Hey guys sorry to bring this back up but im working on making this happen now.

I have a friend who is going to give me windows pro 32 bit, first will 32 bit work, I just want to make sure it doesn't have to be 64 bit?

Second, is memory upgrade only needed for parallels and vm or is it also needed for bootcamp?

I'm thinking of buying from crucial.com, but they offer two versions, one 8 gb package and one 4gb package, from what I read it looks like it's recommended to to the 8gb so you know it's the same chip set, is that true or bs?

What is all this going to do to my battery life?

Thanks for all your help.
 
Hey guys sorry to bring this back up but im working on making this happen now.

I have a friend who is going to give me windows pro 32 bit, first will 32 bit work, I just want to make sure it doesn't have to be 64 bit?

Second, is memory upgrade only needed for parallels and vm or is it also needed for bootcamp?

I'm thinking of buying from crucial.com, but they offer two versions, one 8 gb package and one 4gb package, from what I read it looks like it's recommended to to the 8gb so you know it's the same chip set, is that true or bs?

What is all this going to do to my battery life?

Thanks for all your help.

I use bootcamp and then point VMWare Fusion to the bootcamp partition and it works great.

32 bit version of Windows will be fine, but make sure it's not an OEM version because you can't install that version in bootcamp.

You do not need a memory upgrade for bootcamp, but it would help in both OS.

I would recommend the 8 GB package. Packaged RAM usually come from the same batch and that tends to reduce the issue of one bad stick. I would also recommend newegg for RAM. They sell Crucial for less.
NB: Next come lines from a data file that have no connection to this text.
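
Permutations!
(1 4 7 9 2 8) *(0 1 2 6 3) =[1, 4, 8, 0, 7, 5, 3, 9, 2, 6] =(0 1 4 7 9 6 3)(2 8)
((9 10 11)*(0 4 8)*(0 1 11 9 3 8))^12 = ((0 4)(1 11 3 8)(9 10))^12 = (11)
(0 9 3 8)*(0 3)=(0 9)(3 8)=[9, 1, 2, 8, 4, 5, 6, 7, 3, 0]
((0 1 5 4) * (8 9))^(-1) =((0 1 5 4)(8 9))^(-1) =(0 4 5 1)(8 9)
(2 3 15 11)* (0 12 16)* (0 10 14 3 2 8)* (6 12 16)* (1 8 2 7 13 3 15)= (0 16 10 14 15 11 2 7 13 3 1 8)(6 12)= [16, 8, 7, 1, 4, 5, 12, 13, 0, 9, 14, 2, 6, 3, 15, 11, 10]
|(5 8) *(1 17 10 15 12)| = 10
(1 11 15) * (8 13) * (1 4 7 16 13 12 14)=(1 11 15 4 7 16 13 8 12 14)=[0, 11, 2, 3, 7, 5, 6, 16, 12, 9, 10, 15, 14, 8, 1, 4, 13]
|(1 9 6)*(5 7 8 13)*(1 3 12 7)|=|(1 9 6 3 12 7 8 13 5)|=9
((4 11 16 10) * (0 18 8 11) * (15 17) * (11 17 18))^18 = ((0 11 16 10 4)(8 17 15 18))^18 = (0 10 11 4 16)(8 15)(17 18)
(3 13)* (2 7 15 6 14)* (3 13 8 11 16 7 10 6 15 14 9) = (2 10 6 9 3 8 11 16 7 14) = [0, 1, 10, 8, 4, 5, 9, 14, 11, 3, 6, 16, 12, 13, 2, 15, 7]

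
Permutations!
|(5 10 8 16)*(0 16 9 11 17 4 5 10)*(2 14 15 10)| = |(0 16 2 14 15 10 8 9 11 17 4 5)| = 12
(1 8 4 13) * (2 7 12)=(1 8 4 13)(2 7 12)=[0, 8, 7, 3, 13, 5, 6, 12, 4, 9, 10, 11, 2, 1]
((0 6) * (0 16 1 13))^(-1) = (0 13 1 16 6)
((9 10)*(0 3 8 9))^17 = (0 8 10 3 9)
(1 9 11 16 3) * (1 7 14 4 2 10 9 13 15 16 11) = [0, 13, 10, 7, 2, 5, 6, 14, 8, 1, 9, 11, 12, 15, 4, 16, 3] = (1 13 15 16 3 7 14 4 2 10 9)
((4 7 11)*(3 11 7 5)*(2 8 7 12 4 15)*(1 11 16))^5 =(1 7 16 8 3 2 5 15 4 11 12) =((1 11 15 2 8 7 12 4 5 3 16))^5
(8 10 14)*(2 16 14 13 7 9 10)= (2 16 14 8)(7 9 10 13)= [0, 1, 16, 3, 4, 5, 6, 9, 2, 10, 13, 11, 12, 7, 8, 15, 14]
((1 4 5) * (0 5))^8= (5)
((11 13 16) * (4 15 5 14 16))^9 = (4 5 16 13 15 14 11)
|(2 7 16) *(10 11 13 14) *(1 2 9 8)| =12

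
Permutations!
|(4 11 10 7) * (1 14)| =4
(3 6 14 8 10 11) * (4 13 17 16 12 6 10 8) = (3 10 11)(4 13 17 16 12 6 14) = [0, 1, 2, 10, 13, 5, 14, 7, 8, 9, 11, 3, 6, 17, 4, 15, 12, 16]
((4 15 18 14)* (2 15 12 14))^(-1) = (2 18 15)(4 14 12)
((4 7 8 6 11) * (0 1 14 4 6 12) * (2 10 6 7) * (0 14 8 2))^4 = ((0 1 8 12 14 4)(2 10 6 11 7))^4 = (0 14 8)(1 4 12)(2 7 11 6 10)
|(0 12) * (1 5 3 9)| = |(0 12)(1 5 3 9)| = 4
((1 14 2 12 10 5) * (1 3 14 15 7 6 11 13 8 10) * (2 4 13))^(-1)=(1 12 2 11 6 7 15)(3 5 10 8 13 4 14)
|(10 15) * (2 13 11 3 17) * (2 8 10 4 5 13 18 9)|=|(2 18 9)(3 17 8 10 15 4 5 13 11)|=9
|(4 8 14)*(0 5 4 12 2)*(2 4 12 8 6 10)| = 14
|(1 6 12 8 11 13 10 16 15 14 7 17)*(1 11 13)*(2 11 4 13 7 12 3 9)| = 30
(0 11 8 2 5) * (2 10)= (0 11 8 10 2 5)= [11, 1, 5, 3, 4, 0, 6, 7, 10, 9, 2, 8]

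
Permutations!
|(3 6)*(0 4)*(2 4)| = 6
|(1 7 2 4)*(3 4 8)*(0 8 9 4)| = |(0 8 3)(1 7 2 9 4)| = 15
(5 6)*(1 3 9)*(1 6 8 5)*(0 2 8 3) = (0 2 8 5 3 9 6 1) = [2, 0, 8, 9, 4, 3, 1, 7, 5, 6]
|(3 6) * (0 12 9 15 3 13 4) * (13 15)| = 15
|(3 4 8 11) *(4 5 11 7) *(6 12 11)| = 15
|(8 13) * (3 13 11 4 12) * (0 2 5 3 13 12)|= 9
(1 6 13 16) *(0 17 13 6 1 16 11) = (0 17 13 11) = [17, 1, 2, 3, 4, 5, 6, 7, 8, 9, 10, 0, 12, 11, 14, 15, 16, 13]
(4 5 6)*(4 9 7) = (4 5 6 9 7) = [0, 1, 2, 3, 5, 6, 9, 4, 8, 7]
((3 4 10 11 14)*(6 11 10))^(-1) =(3 14 11 6 4)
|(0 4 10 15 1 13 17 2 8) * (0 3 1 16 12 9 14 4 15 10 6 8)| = 14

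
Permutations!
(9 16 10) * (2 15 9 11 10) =(2 15 9 16)(10 11) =[0, 1, 15, 3, 4, 5, 6, 7, 8, 16, 11, 10, 12, 13, 14, 9, 2]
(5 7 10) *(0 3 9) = [3, 1, 2, 9, 4, 7, 6, 10, 8, 0, 5] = (0 3 9)(5 7 10)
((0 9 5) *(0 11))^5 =(0 9 5 11)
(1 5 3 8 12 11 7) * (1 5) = (3 8 12 11 7 5) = [0, 1, 2, 8, 4, 3, 6, 5, 12, 9, 10, 7, 11]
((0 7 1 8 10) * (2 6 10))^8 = ((0 7 1 8 2 6 10))^8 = (0 7 1 8 2 6 10)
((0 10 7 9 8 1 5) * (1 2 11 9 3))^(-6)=((0 10 7 3 1 5)(2 11 9 8))^(-6)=(2 9)(8 11)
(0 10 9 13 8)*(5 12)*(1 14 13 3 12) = (0 10 9 3 12 5 1 14 13 8) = [10, 14, 2, 12, 4, 1, 6, 7, 0, 3, 9, 11, 5, 8, 13]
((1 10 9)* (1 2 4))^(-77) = ((1 10 9 2 4))^(-77) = (1 2 10 4 9)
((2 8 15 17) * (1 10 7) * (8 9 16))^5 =((1 10 7)(2 9 16 8 15 17))^5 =(1 7 10)(2 17 15 8 16 9)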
As for battery life, using bootcamp is just like have Windows loaded on the machine. It just depends how intensive your applications are. Supposedly it will be a little less since it's not optimized for the Macs, but nothing that big.
 
The absolute best way to do this involves the least amount of compromises. Do a Bootcamp installation and when you have completed that you can install Parallels and it can run your Bootcamp install under Mac OS X. Its brilliant because if you really need a pure environment you just Bootcamp it. The other 90% of the time Parallels is more than enough. Its a great solution that I highly recommend.
This :)
 
I use bootcamp and then point VMWare Fusion to the bootcamp partition and it works great.

32 bit version of Windows will be fine, but make sure it's not an OEM version because you can't install that version in bootcamp.

You do not need a memory upgrade for bootcamp, but it would help in both OS.

I would recommend the 8 GB package. Packaged RAM usually come from the same batch and that tends to reduce the issue of one bad stick. I would also recommend newegg for RAM. They sell Crucial for less.

As for battery life, using bootcamp is just like have Windows loaded on the machine. It just depends how intensive your applications are. Supposedly it will be a little less since it's not optimized for the Macs, but nothing that big.

How do you know if window's is OEM or not OEM?